Des titres de recherche utilisés pour une exploitation à grande échelle
L’Initiative pour la Protection des droits de l’homme et la réinsertion sociale et l’ONG Patrice Emery Lumumba pour le Développement communautaire ont passé au crible les activités minières dans les territoires de Bafwasende, Banalia, Basoko et Ubundu. Dans ces zones, les sites d’or et de diamant se multiplient, avec une présence visible de machines et de travailleurs.
Les deux ONG indiquent avoir identifié huit opérateurs actifs. Une seule entreprise dispose d’un permis d’exploitation délivré par l’administration minière. Les sept autres possèdent uniquement des permis de recherche, alors qu’elles extraient déjà les minerais, parfois depuis 2015 avec des méthodes industrielles. Pour les auteurs du rapport, cette pratique viole le code minier révisé en 2018, qui encadre de manière distincte la prospection et l’exploitation.
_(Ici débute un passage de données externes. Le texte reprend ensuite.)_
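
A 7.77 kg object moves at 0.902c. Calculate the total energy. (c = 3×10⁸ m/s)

γ = 1/√(1 - 0.902²) = 2.316
mc² = 7.77 × (3×10⁸)² = 6.993×10¹⁷ J
E = γmc² = 2.316 × 6.993×10¹⁷ = 1.620×10¹⁸ J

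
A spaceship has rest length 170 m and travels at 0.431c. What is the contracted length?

Proper length L₀ = 170 m
γ = 1/√(1 - 0.431²) = 1.108
L = L₀/γ = 170/1.108 = 153.4 m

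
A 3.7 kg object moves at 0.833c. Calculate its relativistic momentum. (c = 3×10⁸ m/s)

γ = 1/√(1 - 0.833²) = 1.807
v = 0.833 × 3×10⁸ = 2.499×10⁸ m/s
p = γmv = 1.807 × 3.7 × 2.499×10⁸ = 1.671×10⁹ kg·m/s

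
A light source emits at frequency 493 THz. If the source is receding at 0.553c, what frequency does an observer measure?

β = v/c = 0.553
(1-β)/(1+β) = 0.447/1.553 = 0.2878
Doppler factor = √(0.2878) = 0.5365
f_obs = 493 × 0.5365 = 264.5 THz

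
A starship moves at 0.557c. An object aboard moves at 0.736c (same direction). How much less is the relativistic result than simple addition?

Classical: u' + v = 0.736 + 0.557 = 1.293c
Relativistic: u = (0.736 + 0.557)/(1 + 0.409952) = 1.293/1.409952 = 0.9171c
Difference: 1.293 - 0.9171 = 0.3759c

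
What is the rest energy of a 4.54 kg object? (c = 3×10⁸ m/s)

c² = (3×10⁸)² = 9.000×10¹⁶ m²/s²
E₀ = mc² = 4.54 × 9.000×10¹⁶ = 4.086×10¹⁷ J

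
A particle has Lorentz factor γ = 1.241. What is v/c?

From γ = 1/√(1 - v²/c²):
1/γ² = 1/1.241² = 0.6493
v²/c² = 1 - 0.6493 = 0.3507
v/c = √(0.3507) = 0.5922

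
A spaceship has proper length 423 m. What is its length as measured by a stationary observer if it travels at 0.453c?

Proper length L₀ = 423 m
γ = 1/√(1 - 0.453²) = 1.1217
L = L₀/γ = 423/1.1217 = 377.1 m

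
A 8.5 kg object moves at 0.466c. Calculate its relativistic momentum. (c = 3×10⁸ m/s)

γ = 1/√(1 - 0.466²) = 1.130
v = 0.466 × 3×10⁸ = 1.398×10⁸ m/s
p = γmv = 1.130 × 8.5 × 1.398×10⁸ = 1.343×10⁹ kg·m/s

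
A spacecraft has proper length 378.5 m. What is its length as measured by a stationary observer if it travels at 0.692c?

Proper length L₀ = 378.5 m
γ = 1/√(1 - 0.692²) = 1.3852
L = L₀/γ = 378.5/1.3852 = 273.2 m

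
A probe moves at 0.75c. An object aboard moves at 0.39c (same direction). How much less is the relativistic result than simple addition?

Classical: u' + v = 0.39 + 0.75 = 1.14c
Relativistic: u = (0.39 + 0.75)/(1 + 0.2925) = 1.14/1.2925 = 0.8820c
Difference: 1.14 - 0.8820 = 0.2580c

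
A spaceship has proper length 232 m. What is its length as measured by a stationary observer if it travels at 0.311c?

Proper length L₀ = 232 m
γ = 1/√(1 - 0.311²) = 1.052
L = L₀/γ = 232/1.052 = 220.5 m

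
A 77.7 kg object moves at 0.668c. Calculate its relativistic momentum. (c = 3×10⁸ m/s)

γ = 1/√(1 - 0.668²) = 1.3438
v = 0.668 × 3×10⁸ = 2.004×10⁸ m/s
p = γmv = 1.3438 × 77.7 × 2.004×10⁸ = 2.092×10¹⁰ kg·m/s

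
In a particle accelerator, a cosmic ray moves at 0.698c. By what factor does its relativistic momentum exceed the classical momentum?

p_rel = γmv, p_class = mv
Ratio = γ = 1/√(1 - 0.698²)
= 1/√(0.512796) = 1.396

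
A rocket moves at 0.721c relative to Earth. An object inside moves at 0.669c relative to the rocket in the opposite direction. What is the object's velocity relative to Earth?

Object's velocity in rocket frame is u' = -0.669c
u = (u' + v)/(1 + u'v/c²) = (v - 0.669)/(1 - 0.669·v/c²)
Numerator: 0.721 - 0.669 = 0.052
Denominator: 1 - 0.482349 = 0.517651
u = 0.052/0.517651 = 0.1005c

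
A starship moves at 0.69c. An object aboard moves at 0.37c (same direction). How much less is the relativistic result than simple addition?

Classical: u' + v = 0.37 + 0.69 = 1.06c
Relativistic: u = (0.37 + 0.69)/(1 + 0.2553) = 1.06/1.2553 = 0.8444c
Difference: 1.06 - 0.8444 = 0.2156c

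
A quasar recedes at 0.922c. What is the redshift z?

β = 0.922
(1+β)/(1-β) = 1.922/0.078 = 24.64
√(24.64) = 4.964
z = 4.964 - 1 = 3.964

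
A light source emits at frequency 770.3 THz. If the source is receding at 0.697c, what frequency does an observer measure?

β = v/c = 0.697
(1-β)/(1+β) = 0.303/1.697 = 0.1786
Doppler factor = √(0.1786) = 0.4226
f_obs = 770.3 × 0.4226 = 325.5 THz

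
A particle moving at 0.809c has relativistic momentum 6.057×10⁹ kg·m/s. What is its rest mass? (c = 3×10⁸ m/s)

γ = 1/√(1 - 0.809²) = 1.701
v = 0.809 × 3×10⁸ = 2.427×10⁸ m/s
m = p/(γv) = 6.057×10⁹/(1.701 × 2.427×10⁸) = 14.67 kg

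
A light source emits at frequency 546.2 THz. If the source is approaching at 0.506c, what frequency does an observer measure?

β = v/c = 0.506
(1+β)/(1-β) = 1.506/0.494 = 3.049
Doppler factor = √(3.049) = 1.746
f_obs = 546.2 × 1.746 = 953.7 THz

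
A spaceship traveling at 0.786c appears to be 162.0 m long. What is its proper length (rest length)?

Contracted length L = 162.0 m
γ = 1/√(1 - 0.786²) = 1.6175
L₀ = γL = 1.6175 × 162.0 = 262.0 m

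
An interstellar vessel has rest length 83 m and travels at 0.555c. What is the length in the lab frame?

Proper length L₀ = 83 m
γ = 1/√(1 - 0.555²) = 1.20214
L = L₀/γ = 83/1.20214 = 69.04 m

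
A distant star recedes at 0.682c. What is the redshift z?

β = 0.682
(1+β)/(1-β) = 1.682/0.318 = 5.289
√(5.289) = 2.300
z = 2.300 - 1 = 1.300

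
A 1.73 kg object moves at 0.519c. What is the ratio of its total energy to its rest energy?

E = γmc², E₀ = mc²
E/E₀ = γ = 1/√(1 - 0.519²) = 1.170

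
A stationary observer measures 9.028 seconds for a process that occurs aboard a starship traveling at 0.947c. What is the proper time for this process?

Dilated time Δt = 9.028 seconds
γ = 1/√(1 - 0.947²) = 3.113
Δt₀ = Δt/γ = 9.028/3.113 = 2.900 seconds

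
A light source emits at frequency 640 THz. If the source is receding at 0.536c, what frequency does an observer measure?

β = v/c = 0.536
(1-β)/(1+β) = 0.464/1.536 = 0.30208
Doppler factor = √(0.30208) = 0.54962
f_obs = 640 × 0.54962 = 351.8 THz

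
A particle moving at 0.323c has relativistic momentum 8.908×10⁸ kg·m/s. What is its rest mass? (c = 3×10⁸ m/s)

γ = 1/√(1 - 0.323²) = 1.05664
v = 0.323 × 3×10⁸ = 9.690×10⁷ m/s
m = p/(γv) = 8.908×10⁸/(1.05664 × 9.690×10⁷) = 8.700 kg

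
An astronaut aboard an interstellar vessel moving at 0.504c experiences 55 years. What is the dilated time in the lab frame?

Proper time Δt₀ = 55 years
γ = 1/√(1 - 0.504²) = 1.1578
Δt = γΔt₀ = 1.1578 × 55 = 63.68 years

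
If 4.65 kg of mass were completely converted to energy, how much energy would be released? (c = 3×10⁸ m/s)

Using E = mc²:
c² = (3×10⁸)² = 9×10¹⁶ m²/s²
E = 4.65 × 9×10¹⁶ = 4.185×10¹⁷ J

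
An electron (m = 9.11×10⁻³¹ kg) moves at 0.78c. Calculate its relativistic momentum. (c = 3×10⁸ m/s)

γ = 1/√(1 - 0.78²) = 1.598
v = 0.78 × 3×10⁸ = 2.340×10⁸ m/s
p = γmv = 1.598 × 9.11×10⁻³¹ × 2.340×10⁸ = 3.407×10⁻²² kg·m/s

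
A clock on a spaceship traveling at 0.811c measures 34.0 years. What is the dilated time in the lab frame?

Proper time Δt₀ = 34.0 years
γ = 1/√(1 - 0.811²) = 1.7093
Δt = γΔt₀ = 1.7093 × 34.0 = 58.12 years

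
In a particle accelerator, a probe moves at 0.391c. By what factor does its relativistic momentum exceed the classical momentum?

p_rel = γmv, p_class = mv
Ratio = γ = 1/√(1 - 0.391²)
= 1/√(0.847119) = 1.086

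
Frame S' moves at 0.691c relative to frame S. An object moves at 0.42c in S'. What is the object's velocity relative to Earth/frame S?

u = (u' + v)/(1 + u'v/c²)
Numerator: 0.42 + 0.691 = 1.111
Denominator: 1 + 0.29022 = 1.29022
u = 1.111/1.29022 = 0.8611c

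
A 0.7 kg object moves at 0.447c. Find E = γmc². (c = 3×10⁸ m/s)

γ = 1/√(1 - 0.447²) = 1.118
mc² = 0.7 × (3×10⁸)² = 6.300×10¹⁶ J
E = γmc² = 1.118 × 6.300×10¹⁶ = 7.043×10¹⁶ J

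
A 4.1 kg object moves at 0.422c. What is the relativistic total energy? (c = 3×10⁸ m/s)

γ = 1/√(1 - 0.422²) = 1.103
mc² = 4.1 × (3×10⁸)² = 3.690×10¹⁷ J
E = γmc² = 1.103 × 3.690×10¹⁷ = 4.070×10¹⁷ J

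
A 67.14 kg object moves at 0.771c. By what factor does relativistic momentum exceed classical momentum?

p_rel = γmv, p_class = mv
Ratio = γ = 1/√(1 - 0.771²) = 1.570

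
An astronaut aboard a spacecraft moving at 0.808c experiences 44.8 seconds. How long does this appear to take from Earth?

Proper time Δt₀ = 44.8 seconds
γ = 1/√(1 - 0.808²) = 1.6973
Δt = γΔt₀ = 1.6973 × 44.8 = 76.04 seconds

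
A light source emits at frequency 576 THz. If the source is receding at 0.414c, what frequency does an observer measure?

β = v/c = 0.414
(1-β)/(1+β) = 0.586/1.414 = 0.41443
Doppler factor = √(0.41443) = 0.6438
f_obs = 576 × 0.6438 = 370.8 THz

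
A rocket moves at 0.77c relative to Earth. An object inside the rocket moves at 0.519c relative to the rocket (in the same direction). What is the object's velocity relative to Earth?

u = (u' + v)/(1 + u'v/c²)
Numerator: 0.519 + 0.77 = 1.289
Denominator: 1 + 0.39963 = 1.39963
u = 1.289/1.39963 = 0.9210c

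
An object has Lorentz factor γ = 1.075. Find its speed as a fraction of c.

From γ = 1/√(1 - v²/c²):
1/γ² = 1/1.075² = 0.8653
v²/c² = 1 - 0.8653 = 0.1347
v/c = √(0.1347) = 0.3670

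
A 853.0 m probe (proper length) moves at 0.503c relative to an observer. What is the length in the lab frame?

Proper length L₀ = 853.0 m
γ = 1/√(1 - 0.503²) = 1.15702
L = L₀/γ = 853.0/1.15702 = 737.2 m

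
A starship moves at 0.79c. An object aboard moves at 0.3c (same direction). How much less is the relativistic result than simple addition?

Classical: u' + v = 0.3 + 0.79 = 1.09c
Relativistic: u = (0.3 + 0.79)/(1 + 0.237) = 1.09/1.237 = 0.8812c
Difference: 1.09 - 0.8812 = 0.2088c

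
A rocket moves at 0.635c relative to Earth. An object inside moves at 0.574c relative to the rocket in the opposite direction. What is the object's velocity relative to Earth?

Object's velocity in rocket frame is u' = -0.574c
u = (u' + v)/(1 + u'v/c²) = (v - 0.574)/(1 - 0.574·v/c²)
Numerator: 0.635 - 0.574 = 0.061
Denominator: 1 - 0.36449 = 0.63551
u = 0.061/0.63551 = 0.09599c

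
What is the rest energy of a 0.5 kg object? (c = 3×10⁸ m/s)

c² = (3×10⁸)² = 9.000×10¹⁶ m²/s²
E₀ = mc² = 0.5 × 9.000×10¹⁶ = 4.500×10¹⁶ J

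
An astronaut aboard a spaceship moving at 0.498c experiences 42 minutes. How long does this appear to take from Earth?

Proper time Δt₀ = 42 minutes
γ = 1/√(1 - 0.498²) = 1.153
Δt = γΔt₀ = 1.153 × 42 = 48.43 minutes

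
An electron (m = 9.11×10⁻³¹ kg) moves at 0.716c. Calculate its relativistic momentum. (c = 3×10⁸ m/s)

γ = 1/√(1 - 0.716²) = 1.4325
v = 0.716 × 3×10⁸ = 2.148×10⁸ m/s
p = γmv = 1.4325 × 9.11×10⁻³¹ × 2.148×10⁸ = 2.803×10⁻²² kg·m/s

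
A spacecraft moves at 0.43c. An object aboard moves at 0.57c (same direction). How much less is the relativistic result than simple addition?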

Les enquêteurs expliquent aussi qu’ils n’ont pas pu consulter les dates exactes d’octroi des licences. L’absence de ces informations empêche de savoir si certains titres sont encore valables ou déjà échus. Cette opacité alimente les soupçons de non-respect des règles en vigueur.
Selon le rapport, les sociétés mises en cause appartiennent à des opérateurs étrangers. Les ONG évoquent des protections au sein de certains cercles militaires et politiques, à l’échelle provinciale et nationale. Elles citent un dossier emblématique : la saisie, en février à Banalia, de 20 kilogrammes d’or détenus par des ressortissants chinois. Les personnes arrêtées avaient été relâchées après des interventions venues de Kinshasa et l’or intercepté n’a plus été officiellement retracé.
Les deux organisations estiment que cette affaire illustre le recul des services de contrôle face à des réseaux organisés. Elles écrivent que cette situation met en péril la traçabilité de la production aurifère et les recettes que l’État pourrait percevoir pour financer les politiques publiques.
Le rapport complet, qui mentionne d’autres faits jugés graves, doit être transmis aux autorités judiciaires. Les ONG demandent des poursuites contre les sociétés minières actives dans la Tshopo et appellent à un contrôle plus strict pour que les ressources extraites profitent réellement au pays et aux communautés locales.